Millennials e geração X aprenderam a obedecer duas vezes, aos pais e aos filhos, e descobrem agora que também precisam reconquistar, todo dia, a própria autoridade
Há uma cena que se repete em reuniões de diretoria pelo Brasil afora. Uma decisão é anunciada e, antes que a reunião termine, alguém já a questiona em voz alta, sem qualquer dado novo, sem alternativa, só apresentando o desconforto de não ter sido consultado.
A liderança, treinada a evitar o rótulo de autoritária, hesita, cede um pouco, adia a decisão. A proposta original nunca é revogada, mas também nunca é cumprida por inteiro.
No fim, ninguém perde o cargo naquela sala, mas a autoridade do líder vai embora. E essa cena tem uma irmã gêmea em casa.
O empresário e escritor argentino Santiago Bilinkis descreve assim o paradoxo de quem tem hoje entre 40 e 60 anos: é a geração mais obediente da história, pois obedeceu aos pais quando criança e, agora, adulta, obedece aos filhos.
A hierarquia que organizava a casa de seus próprios pais se inverteu sem aviso prévio. Ela simplesmente aconteceu, num acúmulo de pequenas concessões como, por exemplo, aquela primeira vez que se evitou um “não” para não gerar choro multiplicada por milhares de vezes ao longo da infância dos filhos.
O que ainda não se sabia era que a mesma inversão estava esperando essa geração também no trabalho. E ela a causa da recorrência de situações como a descrita no início deste texto.

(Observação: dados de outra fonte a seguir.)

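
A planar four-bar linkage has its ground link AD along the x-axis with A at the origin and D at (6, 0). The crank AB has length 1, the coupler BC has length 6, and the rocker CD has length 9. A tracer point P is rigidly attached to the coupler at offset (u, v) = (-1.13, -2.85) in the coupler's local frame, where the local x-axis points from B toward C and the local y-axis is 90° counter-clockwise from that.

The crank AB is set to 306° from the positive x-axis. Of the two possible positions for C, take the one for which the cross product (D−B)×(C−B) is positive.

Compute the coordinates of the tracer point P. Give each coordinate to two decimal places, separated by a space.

A=(0,0), D=(6.00,0)
B = A + 1.00·(cos306°, sin306°) = (0.5878, -0.8090)
|BD| = 5.4723
circle(B,6.00) ∩ circle(D,9.00): a=-1.3754, h=5.8402
  candidates: C₊=(-1.6359,4.7637) cross=31.960; C₋=(0.0909,-6.7884) cross=-31.960
  mode + wants cross > 0 → take C=(-1.6359,4.7637) (cross=31.960)
ex = (C−B)/|BC| = (-0.3706,0.9288); ey = (-0.9288,-0.3706)
P = B + -1.13·ex + -2.85·ey = (3.6536,-0.8023)

3.65 -0.80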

Será que dá pra millennials e geração X recuperarem a autoridade perdida? É fato que nada será como antes. Então quais novos modelos de liderança funcionam para os dias de hoje?
Os dados científicos refletem um sintoma da época
O que liga a sala de reunião ao jantar de família não é excesso de zelo de uma geração com seus filhos, mas algo mais amplo e mais antigo, como conceito, do que parece.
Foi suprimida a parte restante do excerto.